It’s all about balance. And I don’t have any.

This morning, like most Friday mornings, my local cafe chick asked expectantly ‘what’s on for the weekend?’.  Her boss and I exchanged the kind of incredulous look that only two people who earlier that morning had given thanks for surviving yet another week would know.  ‘Nothing much’, I meekly replied, trying to sound aloof and as if I was still wading through my bountiful options.  While he made my coffee, her boss and I discussed how we couldn’t even remember the last time when our weekend was bigger than our week.  The truth is, most Fridays I almost weep with relief that it’s nearly the weekend.  The weekend where I can just work one job a day and slowly put myself back together, ready to do it all again the next week.

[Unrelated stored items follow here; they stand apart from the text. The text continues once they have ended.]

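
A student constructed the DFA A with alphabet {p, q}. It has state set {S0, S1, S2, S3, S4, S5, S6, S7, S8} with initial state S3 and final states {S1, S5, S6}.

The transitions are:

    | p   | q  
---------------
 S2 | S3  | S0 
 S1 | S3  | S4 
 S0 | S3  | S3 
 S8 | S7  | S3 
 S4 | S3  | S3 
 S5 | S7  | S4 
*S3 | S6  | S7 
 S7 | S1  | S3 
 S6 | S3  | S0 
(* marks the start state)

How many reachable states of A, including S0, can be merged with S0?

First remove the unreachable states {S2,S5,S8}; 6 states remain.
P0 = {S1,S6} | {S0,S3,S4,S7}.
Split {S0,S3,S4,S7} by δ(·,p) → {S0,S4} and {S3,S7}.
The partition is now stable with 3 blocks: {S1,S6} | {S0,S4} | {S3,S7}.
State S0 belongs to the block {S0,S4}, which has 2 states.

2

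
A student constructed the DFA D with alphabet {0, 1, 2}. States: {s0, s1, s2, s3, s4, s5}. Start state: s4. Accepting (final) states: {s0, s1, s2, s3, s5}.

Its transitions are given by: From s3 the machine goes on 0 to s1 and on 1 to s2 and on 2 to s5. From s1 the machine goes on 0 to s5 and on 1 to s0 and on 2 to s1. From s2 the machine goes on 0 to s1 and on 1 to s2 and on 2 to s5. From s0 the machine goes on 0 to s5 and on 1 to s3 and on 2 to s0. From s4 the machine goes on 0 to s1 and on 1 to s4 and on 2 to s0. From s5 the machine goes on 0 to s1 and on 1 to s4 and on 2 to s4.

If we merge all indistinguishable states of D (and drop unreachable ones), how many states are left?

All states are reachable from the start state.
Initial partition by acceptance: {s0,s1,s2,s3,s5} | {s4}.
Split {s0,s1,s2,s3,s5} by δ(·,1) → {s0,s1,s2,s3} and {s5}.
Refine {s0,s1,s2,s3} on symbol 0: members go to different blocks, giving {s0,s1} and {s2,s3}.
Refine {s0,s1} on symbol 1: members go to different blocks, giving {s0} and {s1}.
No further refinement is possible. Final partition (5 blocks): {s0} | {s4} | {s5} | {s2,s3} | {s1}.

5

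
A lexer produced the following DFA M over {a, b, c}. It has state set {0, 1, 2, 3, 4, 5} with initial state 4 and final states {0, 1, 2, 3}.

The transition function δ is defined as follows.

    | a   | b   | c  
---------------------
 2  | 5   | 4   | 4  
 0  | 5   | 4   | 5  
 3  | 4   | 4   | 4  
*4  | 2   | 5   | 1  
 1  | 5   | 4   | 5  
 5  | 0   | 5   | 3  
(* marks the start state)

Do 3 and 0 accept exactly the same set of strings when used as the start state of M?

Initial partition by acceptance: {0,1,2,3} | {4,5}.
No further refinement is possible. Final partition (2 blocks): {0,1,2,3} | {4,5}.
3 and 0 lie in the same block of the stable partition, so they are equivalent — no string distinguishes them.

Yes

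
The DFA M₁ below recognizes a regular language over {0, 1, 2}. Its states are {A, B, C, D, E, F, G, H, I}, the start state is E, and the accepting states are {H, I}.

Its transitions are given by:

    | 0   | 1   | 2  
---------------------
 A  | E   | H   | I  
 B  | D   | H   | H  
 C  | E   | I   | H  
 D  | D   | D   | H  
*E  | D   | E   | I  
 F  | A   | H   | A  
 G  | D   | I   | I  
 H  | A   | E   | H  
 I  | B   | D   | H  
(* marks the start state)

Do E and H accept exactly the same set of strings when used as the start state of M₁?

No

States {C,F,G} cannot be reached from the start state, so discard them.
Initial partition by acceptance: {H,I} | {A,B,D,E}.
On input 1, block {A,B,D,E} splits into {A,B} and {D,E}.
Stable partition: {H,I} | {A,B} | {D,E} — 3 equivalence classes.
E and H end up in different blocks, so they are distinguishable. For instance, the string 'ε' is accepted from only H.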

Like a lot emerging photographers who still work two jobs I live crazy hours.  On a normal week I clock up about 70hrs between two very diverse careers; one right brain and one left.  In my own imagination the tango that the hemespheres of my brain dance each week goes a long way to keeping me sane, for now.  The two jobs could not be more different if they tried.  During the working week I manage a team who look after a complex intellectual portfolio that generates in excess of $100 million per year.  Together we leverage the resources of a large organisation and we edit, we negotiate, we soothe, we cajole, essentially doing whatever is required to keep clients happy and get the job done.  And we’re good at it.  At all hours outside of that I am a team of 1, doing all my own marketing, post production, graphic design, selling, negotiating, web maintenance, counselling, soothing, encouraging and the myriad of other things it takes to run a business on your own.

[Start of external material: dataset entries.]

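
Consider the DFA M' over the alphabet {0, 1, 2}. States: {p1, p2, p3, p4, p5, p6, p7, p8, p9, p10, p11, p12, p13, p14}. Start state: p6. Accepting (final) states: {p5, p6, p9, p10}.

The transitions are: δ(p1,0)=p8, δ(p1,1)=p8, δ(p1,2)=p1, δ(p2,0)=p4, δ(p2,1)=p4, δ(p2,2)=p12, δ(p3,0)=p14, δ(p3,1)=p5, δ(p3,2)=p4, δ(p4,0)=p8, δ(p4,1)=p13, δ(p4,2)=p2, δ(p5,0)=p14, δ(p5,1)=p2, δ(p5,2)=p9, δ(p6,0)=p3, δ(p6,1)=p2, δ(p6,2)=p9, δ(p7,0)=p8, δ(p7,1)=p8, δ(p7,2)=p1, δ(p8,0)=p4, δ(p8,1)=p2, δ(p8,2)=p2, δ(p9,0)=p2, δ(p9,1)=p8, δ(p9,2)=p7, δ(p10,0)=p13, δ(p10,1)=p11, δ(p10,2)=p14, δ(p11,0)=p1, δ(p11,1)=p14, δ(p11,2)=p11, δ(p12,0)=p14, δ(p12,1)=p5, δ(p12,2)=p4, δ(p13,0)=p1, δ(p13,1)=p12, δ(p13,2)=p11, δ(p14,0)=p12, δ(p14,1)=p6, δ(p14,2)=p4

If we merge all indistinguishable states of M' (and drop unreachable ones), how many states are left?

States {p10} cannot be reached from the start state, so discard them.
Initial partition by acceptance: {p5,p6,p9} | {p1,p2,p3,p4,p7,p8,p11,p12,p13,p14}.
On input 2, block {p5,p6,p9} splits into {p5,p6} and {p9}.
Split {p1,p2,p3,p4,p7,p8,p11,p12,p13,p14} by δ(·,1) → {p1,p2,p4,p7,p8,p11,p13} and {p3,p12,p14}.
Split {p1,p2,p4,p7,p8,p11,p13} by δ(·,1) → {p1,p2,p4,p7,p8} and {p11,p13}.
On input 1, block {p1,p2,p4,p7,p8} splits into {p1,p2,p7,p8} and {p4}.
On input 0, block {p1,p2,p7,p8} splits into {p1,p7} and {p2,p8}.
On input 1, block {p2,p8} splits into {p2} and {p8}.
The partition is now stable with 8 blocks: {p5,p6} | {p1,p7} | {p9} | {p3,p12,p14} | {p11,p13} | {p4} | {p2} | {p8}.

8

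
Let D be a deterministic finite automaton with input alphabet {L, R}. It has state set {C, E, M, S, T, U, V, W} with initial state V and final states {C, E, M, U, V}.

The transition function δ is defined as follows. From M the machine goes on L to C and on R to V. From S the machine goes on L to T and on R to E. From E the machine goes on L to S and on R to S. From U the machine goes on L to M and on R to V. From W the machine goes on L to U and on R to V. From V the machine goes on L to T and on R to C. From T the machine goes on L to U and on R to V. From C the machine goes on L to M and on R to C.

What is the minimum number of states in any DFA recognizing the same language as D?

First remove the unreachable states {E,S,W}; 5 states remain.
Start with accepting vs non-accepting: {C,M,U,V} | {T}.
On input L, block {C,M,U,V} splits into {C,M,U} and {V}.
Refine {C,M,U} on symbol R: members go to different blocks, giving {M,U} and {C}.
On input L, block {M,U} splits into {M} and {U}.
No further refinement is possible. Final partition (5 blocks): {M} | {T} | {V} | {C} | {U}.

5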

I know I don’t have a ‘good’ worklife balance; I see the signs.  The dishes that pile up, the chores that get ignored, the exercise and nutrition that don’t happen (I know eating cereal for dinner is wrong, ok?).  All of which is compunded lately by the tut tutting Bureau of Statistics lady who rings me monthly for the compulsory Government Working Survey I have to do for 8 months.  ‘How many hours did you work last week?’, she asks.  ‘About 70hrs’, I say.  ‘Oooohh, I know I’m not supposed to say anything, but….’, she says, and then I feel like I need to go for a stint in the naughty corner.

I hear the bell tolling, I know I can’t keep living this way forever.  And I don’t intend to.  It just is what it is, for now.